“Oil Jumps, Stocks Drop as Investors Grapple with Iran War’s Impact. Oil is at its highest level since July 2024. The S&P 500 is negative on the year.”
That’s from the New York Times, March 5th, 2026.
“U.S. stocks fell to their lowest level since May as investors fled for safety…The benchmark S&P 500 Index dropped 2.4% at 9:32 a.m., marking its fifth straight day of losses amid the escalating crisis.”
That second blurb is not from this week. It’s from Bloomberg the morning Russia launched a full-scale invasion of Ukraine in February of 2022. The “escalating crisis” was tanks crossing a border in Eastern Europe.
Very different events, very similar news release.
We want to be clear about something first: we are not dismissing any of this. Wars are terrifying. Bombs, destroyed ships, families displaced from their homes. These events, and the emotions they elicit, are very real.
We would all prefer a world where none of this happens. But this also isn’t the first time we’ve been here. And each time we arrive, the anxiety feels identical to the last.
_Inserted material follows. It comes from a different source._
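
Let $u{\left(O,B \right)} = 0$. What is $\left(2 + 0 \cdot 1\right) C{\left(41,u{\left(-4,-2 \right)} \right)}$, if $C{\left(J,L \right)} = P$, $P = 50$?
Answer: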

In both circumstances the coverage is constant. Cable news is showing videos of explosions and people fleeing their homes.
The markets drop. The headlines intensify. And we start to hear some version of the same question from families we work with: "Should I be doing anything differently in my retirement account? "It’s a completely reasonable question. It’s also, almost always, the wrong one to be asking.
Here’s what is important to remember. In February 2022, at the height of the Russia-Ukraine panic, the S&P 500 was trading around $4,300. As of market close on Friday, March 6th, 2026, the S&P 500 closed at $6,740.
That’s nearly a 57% gain in four years, through a war in Europe, domestic political turmoil, a regional banking crisis, and more headlines than any of us can count.
That brings us to what we actually do for you. Our job is not to predict which country invades which, or when the next headline will crater markets for a week. No one can do that reliably. Our job is to build a plan that accounts for the fact that this happens, and has always happened, and then to help you stay in it when every instinct is telling you to get out.
That’s where the bucket strategy comes in. It’s the foundation of how we structure portfolios for clients who are both in or near retirement as well as clients who just started building their wealth, and it’s designed specifically for moments like this one. It separates money you need soon from money you don’t, which means a bad week in the market doesn’t have to become a bad decision about your future.